The estimable Jessica Litman, one of my personal heroes, has compiled this set of links to freely accessible online syllabi for computer and internet law courses at more than thirty law schools. For newbie cyberprofs such as myself, this is truly a gold mine. In the coming months, I’ll have to begin working on the syllabus for my own Computer Law course to be taught here at Cincinnati in the fall of 2007. I’ll likely borrow quite a bit of the format, and some of the substantive materials, from the cyberlaw course Derek and I co-taught last spring (based on a Berkman-derived curriculum that has been taught at Harvard for several years now); but I’ll certainly be perusing the materials linked from Professor Litman’s list for good ideas (of which, I can already see, there are many).
Professor Litman’s posting laments the fact that more and more schools are hiding their syllabi and course materials behind proprietary software walls. I agree that there’s no particularly compelling reason to do this, and that it’s particularly out-of-place when teaching internet law. Open standards are ultimately what give the net its “generative” capacity, and fidelity to the university’s public service mission commands us to embrace, rather than retreat from, that openness.

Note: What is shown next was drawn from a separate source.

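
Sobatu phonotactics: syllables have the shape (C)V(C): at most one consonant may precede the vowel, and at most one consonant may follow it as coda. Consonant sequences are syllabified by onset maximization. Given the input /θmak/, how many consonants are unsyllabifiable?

1

Syllabifying with onset maximization leaves /θ/ stranded (at most one coda consonant is licensed; onsets are limited to one consonant).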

(To blow my own school’s horn just for a moment, Cincinnati seems to be doing a better job than most at making course syllabi and materials freely accessible online. Syllabi and supplemental course materials for many of the classes scheduled to be taught this fall are available here, including my Intro to Intellectual Property course. They are mostly in PDF format, which perhaps isn’t ideal, but they are all freely available to browse and download. I will take it as a sign of true progress when I am able to teach an entire course using only materials freely available online, perhaps via Wikipedia. The current state of the Wikiversity School of Law page suggests that that future is a long time off, but I’m quite confident it will ultimately arrive.)